For that, at the end of the day, is what he’s done with Mammoth II. Tracks like opening brace Right and Like A Pastime belt out of the speakers without making much of an impression; Modern radio-friendly metal is what you get, and as an increasingly bolshie WVH has said in the press, you can take it or leave it. I’ll leave it, thanks, especially in view of some of the other rather splendid material that crops up later in the album.

Another Celebration At The End of The World is the first of the belters, a fast-paced n’bratty slice of punky rock n’brawl that really sets the pulse racing, but it’s the excellent duo of Miles Above Me and Take A Bow that really pull the listener in for the first time. More ‘alt.’ perhaps than some old time VH fans might like or expect, this is the sound of an artist reaching out and finding the sweet spot. Van Halen has a pleasantly capable singing voice absolutely suited to this kinda stuff and, when coupled with some extraordinary guitar playing on the latter track you find yourself warming to the task of warming to Mammoth II; With material as good as this manifesting itself in your earholes that task really isn’t hard.

The second half of the album starts much like the first as weighty guitars hammer away at the senses. Optimist isn’t a bad track by any stretch of the imagination, but it just fails to capitalise on the momentum created by the previous three tracks, so it’s lucky that the more direct, spritely I’m Alright follows to set things back on a more even keel. The superb harmony vocals and lead guitar lines prompt memories of US psych popstrels Jellyfish in their pomp – heavied up a bit, pleasingly – and it’s not too much of a fantasy to suggest that Wolfgang’s father might have come up with something as delicious as this had he lived to record a solo record. It’s that good.

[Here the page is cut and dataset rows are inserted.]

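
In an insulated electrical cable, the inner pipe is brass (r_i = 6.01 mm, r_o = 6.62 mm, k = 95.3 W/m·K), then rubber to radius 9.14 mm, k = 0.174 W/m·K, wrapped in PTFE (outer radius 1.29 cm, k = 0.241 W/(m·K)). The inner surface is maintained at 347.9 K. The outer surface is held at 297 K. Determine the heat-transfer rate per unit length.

Q' = 97.4 W/m

Treat each layer as a resistance in series:
  R'_brass = ln(0.00662/0.00601)/(2πk) = 0.09667/(2π·95.3) = 1.614×10^-4 m·K/W
  R'_rubber = ln(0.00914/0.00662)/(2πk) = 0.3226/(2π·0.174) = 0.2950 m·K/W
  R'_PTFE = ln(0.0129/0.00914)/(2πk) = 0.3446/(2π·0.241) = 0.2275 m·K/W
ΣR = 1.614×10^-4 + 0.2950 + 0.2275 = 0.5227 m·K/W
Q' = ΔT/ΣR = (347.9 K − 297 K)/0.5227 = 97.4 W/m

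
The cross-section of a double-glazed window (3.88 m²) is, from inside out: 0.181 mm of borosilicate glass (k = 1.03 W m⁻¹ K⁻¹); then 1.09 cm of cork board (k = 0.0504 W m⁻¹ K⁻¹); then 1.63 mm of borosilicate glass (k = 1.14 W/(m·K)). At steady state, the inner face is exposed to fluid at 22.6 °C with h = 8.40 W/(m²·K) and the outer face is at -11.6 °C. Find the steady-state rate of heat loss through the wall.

Q = 394 W

Resistance network (inner→outer):
  R_conv,in = 1/(hA) = 1/(8.40·3.88) = 0.03068 K/W
  R_borosilicate glass = L/(kA) = 1.81×10^-4/(1.03·3.88) = 4.529×10^-5 K/W
  R_cork board = L/(kA) = 0.0109/(0.0504·3.88) = 0.05574 K/W
  R_borosilicate glass = L/(kA) = 0.00163/(1.14·3.88) = 3.685×10^-4 K/W
ΣR = 0.03068 + 4.529×10^-5 + 0.05574 + 3.685×10^-4 = 0.08683 K/W
Q = ΔT/ΣR = (22.6 °C − -11.6 °C)/0.08683 = 394 W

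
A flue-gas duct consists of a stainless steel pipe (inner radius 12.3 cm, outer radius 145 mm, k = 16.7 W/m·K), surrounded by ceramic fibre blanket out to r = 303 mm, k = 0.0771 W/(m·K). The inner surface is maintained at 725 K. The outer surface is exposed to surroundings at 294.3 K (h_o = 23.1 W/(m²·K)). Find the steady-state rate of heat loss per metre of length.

Q' = 279 W/m

Treat each layer as a resistance in series:
  R'_stainless steel = ln(0.145/0.123)/(2πk) = 0.1645/(2π·16.7) = 0.001568 m·K/W
  R'_ceramic fibre blanket = ln(0.303/0.145)/(2πk) = 0.7370/(2π·0.0771) = 1.521 m·K/W
  R'_conv,out = 1/(2πr h) = 1/(2π·0.303·23.1) = 0.02274 m·K/W
ΣR = 0.001568 + 1.521 + 0.02274 = 1.545 m·K/W
Q' = ΔT/ΣR = (725 K − 294.3 K)/1.545 = 279 W/m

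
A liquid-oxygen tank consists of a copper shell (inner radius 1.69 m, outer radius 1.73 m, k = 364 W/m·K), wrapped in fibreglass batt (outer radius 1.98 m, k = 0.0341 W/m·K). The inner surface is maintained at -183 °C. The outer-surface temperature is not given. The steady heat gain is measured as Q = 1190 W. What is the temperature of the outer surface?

Series resistances:
  R_copper = (1/1.69 − 1/1.73)/(4πk) = 0.01368/(4π·364) = 2.991×10^-6 K/W
  R_fibreglass batt = (1/1.73 − 1/1.98)/(4πk) = 0.07298/(4π·0.0341) = 0.1703 K/W
ΣR = 0.1703 K/W
ΔT = Q·ΣR = 1190 × 0.1703 = 202.7 K
Heat flows inward, so T_out = T_in + ΔT = -183 + 202.7 = 19.7 °C

T_out = 19.7 °C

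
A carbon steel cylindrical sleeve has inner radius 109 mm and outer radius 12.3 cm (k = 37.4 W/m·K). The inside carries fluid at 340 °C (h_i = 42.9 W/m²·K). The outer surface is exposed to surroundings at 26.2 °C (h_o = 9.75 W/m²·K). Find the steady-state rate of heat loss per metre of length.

Resistance network (inner→outer):
  R'_conv,in = 1/(2πr h) = 1/(2π·0.109·42.9) = 0.03404 m·K/W
  R'_carbon steel = ln(0.123/0.109)/(2πk) = 0.1208/(2π·37.4) = 5.142×10^-4 m·K/W
  R'_conv,out = 1/(2πr h) = 1/(2π·0.123·9.75) = 0.1327 m·K/W
ΣR = 0.03404 + 5.142×10^-4 + 0.1327 = 0.1673 m·K/W
Q' = ΔT/ΣR = (340 °C − 26.2 °C)/0.1673 = 1880 W/m

Q' = 1880 W/m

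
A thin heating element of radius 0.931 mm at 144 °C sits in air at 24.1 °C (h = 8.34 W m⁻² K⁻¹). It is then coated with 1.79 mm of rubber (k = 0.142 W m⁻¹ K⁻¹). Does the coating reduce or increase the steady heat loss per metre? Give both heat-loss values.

increases: 5.85 → 14.6 W/m

Critical radius for a cylinder: r_cr = k/h = 0.0170 m = 1.70 cm.
Outer radius after coating: r₂ = 9.31×10^-4 + 0.00179 = 0.002721 m.
Since r₁ < r_cr and r₂ ≤ r_cr, the coating moves toward the maximum at r_cr — heat loss rises.
Bare: R = 1/(2πr₁h) = 20.50 m·K/W; Q = 119.9/20.50 = 5.85 W/m.
Coated: R = R_cond + R_conv = 8.215 m·K/W; Q = 119.9/8.215 = 14.6 W/m.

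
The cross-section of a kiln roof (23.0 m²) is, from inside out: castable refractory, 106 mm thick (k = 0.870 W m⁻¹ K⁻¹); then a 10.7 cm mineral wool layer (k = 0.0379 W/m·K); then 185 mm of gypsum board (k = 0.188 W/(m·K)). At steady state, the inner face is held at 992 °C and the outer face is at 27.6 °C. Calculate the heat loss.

Treat each layer as a resistance in series:
  R_castable refractory = L/(kA) = 0.106/(0.870·23.0) = 0.005297 K/W
  R_mineral wool = L/(kA) = 0.107/(0.0379·23.0) = 0.1227 K/W
  R_gypsum board = L/(kA) = 0.185/(0.188·23.0) = 0.04278 K/W
ΣR = 0.005297 + 0.1227 + 0.04278 = 0.1708 K/W
Q = ΔT/ΣR = (992 °C − 27.6 °C)/0.1708 = 5650 W

Q = 5650 W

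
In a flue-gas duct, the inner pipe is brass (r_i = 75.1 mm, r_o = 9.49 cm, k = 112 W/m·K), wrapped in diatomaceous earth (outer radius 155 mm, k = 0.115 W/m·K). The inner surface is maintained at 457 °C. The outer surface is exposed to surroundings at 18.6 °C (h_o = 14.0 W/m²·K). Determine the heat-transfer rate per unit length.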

Erase Me finds itself wandering a little too far into pop rock territory for this reviewer, though it’s impossible to deny the song’s power-popping drive and melodic attraction; Strangely enough, the album’s second most lightweight track carriers one of it’s most impassioned vocals, but that’s a counterpoint that works well within the scheme of the album, enabling WVH to continue to add light and shade to the mix in roughly equal measure. And throw in some more saliva-inducing tapping, natch…

Penultimate track Waiting is perhaps a bit too similar to Erase Me in feel, almost merging in a maelstrom of indie rock fragility, but closing track Better Than You ends with epic pretensions rooted in the music that perhaps influenced Edward and Alex more directly than Wolfgang; The Beatles are an obvious touchstone here, as well as perhaps, The Kinks (and, once again, that Jellyfish feel permeates the track, an occurrence you’ll never hear me complaining about), with the song traversing across the last fifty years of music history with real poise and an adroit touch that adds grace to the sturm und drang. A heady mix indeed.

Not totally outstanding, then, but Mammoth WVH have made massive and very enjoyable strides since their debut. If, as seems necessary, we’re all watching Wolfgang’s evolution as an artist in real time, whether we or he think that’s a good thing or not, then at least the signs are we’re all in for one hell of a ride. I can’t wait to see what the man comes up with next.